We will see what there about tonight.


----------



## Bill The Grill Guy (Jul 28, 2006)

You cant go wrong with that combo.  DETAILS please, and more pics.


----------



## john pen (Jul 28, 2006)

Theres a butcher down by our hunting camp, Wilson Beef house that sells the dogs with cheese and halipino's ...they are awesome to say the least. I like em smoked !!


----------



## wittdog (Jul 28, 2006)

And I thought you were talking stuff.....Where did you pick them up?


----------



## Nick Prochilo (Jul 28, 2006)

I'll bet that they are great!


----------



## wittdog (Jul 28, 2006)

mrgrumpy said:
			
		

> Look at the first ingredient.....
> 
> They look and sound good though....
> 
> ...


No wonder you are grumpy....


----------



## Pigs On The Wing BBQ (Jul 28, 2006)

Right off the grill, I will buy more.
Wittdog: they were at the store right up the street from me, tasty indeed.

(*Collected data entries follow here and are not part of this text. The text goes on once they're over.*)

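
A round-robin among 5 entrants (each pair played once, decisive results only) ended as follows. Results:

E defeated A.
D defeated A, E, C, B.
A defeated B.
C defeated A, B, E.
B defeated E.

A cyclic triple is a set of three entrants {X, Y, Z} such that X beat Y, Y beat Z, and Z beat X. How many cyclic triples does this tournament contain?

1

Of the C(5,3) = 10 triples, the cyclic ones are: {A, B, E}.
That is 1.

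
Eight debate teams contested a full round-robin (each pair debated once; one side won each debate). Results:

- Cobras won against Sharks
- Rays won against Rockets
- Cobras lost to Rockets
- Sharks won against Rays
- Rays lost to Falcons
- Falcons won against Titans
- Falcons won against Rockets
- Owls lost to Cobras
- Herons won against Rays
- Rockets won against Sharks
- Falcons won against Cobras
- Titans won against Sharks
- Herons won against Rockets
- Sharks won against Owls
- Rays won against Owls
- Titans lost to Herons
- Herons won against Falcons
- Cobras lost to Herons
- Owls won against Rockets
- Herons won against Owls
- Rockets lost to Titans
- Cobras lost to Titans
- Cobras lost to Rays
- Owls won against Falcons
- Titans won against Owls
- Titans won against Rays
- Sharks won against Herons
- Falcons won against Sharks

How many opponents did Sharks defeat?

Sharks' results: beat Rays, Herons, Owls; lost to Falcons, Cobras, Rockets, Titans.
That is 3 wins.

3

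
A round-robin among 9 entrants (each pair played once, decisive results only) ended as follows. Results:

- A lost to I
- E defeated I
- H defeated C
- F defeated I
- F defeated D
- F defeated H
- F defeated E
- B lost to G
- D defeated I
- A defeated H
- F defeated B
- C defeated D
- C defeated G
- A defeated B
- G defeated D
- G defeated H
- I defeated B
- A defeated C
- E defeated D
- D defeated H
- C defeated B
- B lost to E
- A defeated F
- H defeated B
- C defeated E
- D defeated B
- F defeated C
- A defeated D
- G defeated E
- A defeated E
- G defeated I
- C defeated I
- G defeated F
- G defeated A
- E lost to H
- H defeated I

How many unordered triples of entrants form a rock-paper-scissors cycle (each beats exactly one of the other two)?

Win totals: A 6, B 0, C 5, D 3, E 3, F 6, G 7, H 4, I 2.
An entrant with w wins dominates both others in C(w,2) triples; summing gives 15 + 0 + 10 + 3 + 3 + 15 + 21 + 6 + 1 = 74 transitive triples.
Total triples C(9,3) = 84, so cyclic triples = 84 − 74 = 10.

10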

Just a nice level of heat, not much cheese, but thats okay.
Next time I'll wrap them with bacon and slice some cheedar for the toasted bun!  =P~


----------



## Finney (Jul 28, 2006)

Damn... I'd eat 5 of those. 8-[


----------



## Pigs On The Wing BBQ (Jul 28, 2006)

Finney said:
			
		

> Damn... I'd eat 5 of those. 8-[


I did 4 Buuuuurrrrrrp  :grin: They were good!


----------



## Nick Prochilo (Jul 29, 2006)

They did look goooood!


----------



## Cliff H. (Jul 29, 2006)

Looks good to me also


----------